L'argento ha toccato un massimo storico venerdì mentre il prezzo dell'oro è salito di oltre l'1%, attestandosi sui livelli più alti delle ultime sette settimane, sostenuto da un dollaro più debole e dal taglio dei tassi d'interesse da parte della Federal Reserve di questa settimana.

L'oro spot è salito dello 0,6% a 4.308,43 dollari l'oncia alle 10:28 ET (15:28 GMT) ed è in rotta per un guadagno settimanale del 2,7% dopo aver toccato in precedenza un rialzo dell'1% fino al livello più alto dal 21 ottobre.

I futures sull'oro USA sono aumentati dell'1,5% a 4.376,60 dollari.

L'argento spot è salito dello 0,8% a 63,03 dollari l'oncia, dopo aver toccato un nuovo massimo storico di 64,64 dollari/oncia. Il metallo guadagna quasi il 6,9% nella settimana.

«Il forte movimento di prezzo dell'argento ha spinto lo stesso anche sull'oro», ha dichiarato Jim Wyckoff, analista senior di Kitco Metals.

Un dollaro più debole e la domanda di beni rifugio alimentata dall'incertezza geopolitica sono inoltre fattori positivi per i metalli preziosi, ha aggiunto.

Il dollaro statunitense è rimasto vicino ai minimi delle ultime sei settimane, rendendo l'oro prezzato in dollari più accessibile agli acquirenti stranieri. [USD/]

Questa settimana la Federal Reserve degli Stati Uniti ha annunciato il terzo e ultimo taglio dei tassi d'interesse di un quarto di punto per quest'anno, ma ha segnalato cautela su ulteriori riduzioni fino a quando non emergeranno nuovi dati.

Gli investitori scontano due tagli dei tassi per il prossimo anno e attendono il rapporto sui salari non agricoli USA della prossima settimana per ulteriori indicazioni sulla politica della Fed.

L'oro, che non offre rendimento, tende a performare bene in un contesto di tassi d'interesse bassi.
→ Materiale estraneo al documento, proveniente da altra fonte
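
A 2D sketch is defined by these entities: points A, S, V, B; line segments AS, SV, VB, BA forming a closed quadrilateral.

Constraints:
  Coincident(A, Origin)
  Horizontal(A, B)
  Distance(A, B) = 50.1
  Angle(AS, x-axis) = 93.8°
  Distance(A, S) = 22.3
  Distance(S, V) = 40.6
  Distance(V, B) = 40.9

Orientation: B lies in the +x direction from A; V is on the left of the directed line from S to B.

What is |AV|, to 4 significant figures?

52.45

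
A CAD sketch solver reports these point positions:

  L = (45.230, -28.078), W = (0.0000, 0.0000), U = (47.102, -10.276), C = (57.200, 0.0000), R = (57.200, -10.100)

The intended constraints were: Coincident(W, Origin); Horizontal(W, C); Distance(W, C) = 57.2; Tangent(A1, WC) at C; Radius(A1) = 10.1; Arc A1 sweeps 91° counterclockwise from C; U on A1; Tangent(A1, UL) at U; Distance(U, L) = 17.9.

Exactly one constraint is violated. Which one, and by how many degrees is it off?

Tangent(A1, UL) at U — off by 7.00°.

W = (0.00, 0.00) ✓; W.y = 0.00, C.y = 0.00 ✓; |WC| = 57.20 ✓; ∠(RC, CW) = 90.00° ✓; |RC| = 10.10 ✓; bearing(R→U) − bearing(R→C) = 91.00° ✓; |RU| = 10.10 ✓; ∠(RU, UL) = 97.00° ✗; |UL| = 17.90 ✓.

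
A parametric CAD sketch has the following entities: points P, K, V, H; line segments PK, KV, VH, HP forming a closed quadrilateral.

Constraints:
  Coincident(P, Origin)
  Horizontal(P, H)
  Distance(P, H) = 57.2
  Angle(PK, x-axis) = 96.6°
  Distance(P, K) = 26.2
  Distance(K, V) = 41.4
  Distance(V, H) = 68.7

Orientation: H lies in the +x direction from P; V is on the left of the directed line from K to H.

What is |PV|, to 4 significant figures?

62.98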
Altrove, gli Stati Uniti si preparano ad intercettare altre navi che trasportano petrolio venezuelano dopo aver sequestrato una petroliera questa settimana, mentre Washington aumenta la pressione sul presidente Nicolas Maduro, hanno riferito fonti a Reuters.

Nel frattempo, l'argento ha guadagnato il 118% quest'anno, trainato dalla riduzione delle scorte, dalla domanda industriale sostenuta e dalla sua inclusione nella lista dei minerali critici degli Stati Uniti.

«L'aumento dei prezzi è diventato eccessivo, il che invita alla cautela. Nel lungo periodo, tuttavia, le prospettive fondamentali per l'argento restano positive», ha affermato CMZ in una nota, citando le previsioni di crescita della domanda industriale.

Il platino è salito del 2,4% a 1.735,50 dollari, raggiungendo il livello più alto dal settembre 2011. Il palladio è aumentato dello 0,5% a 1.491,25 dollari. Entrambi sono avviati verso un incremento settimanale.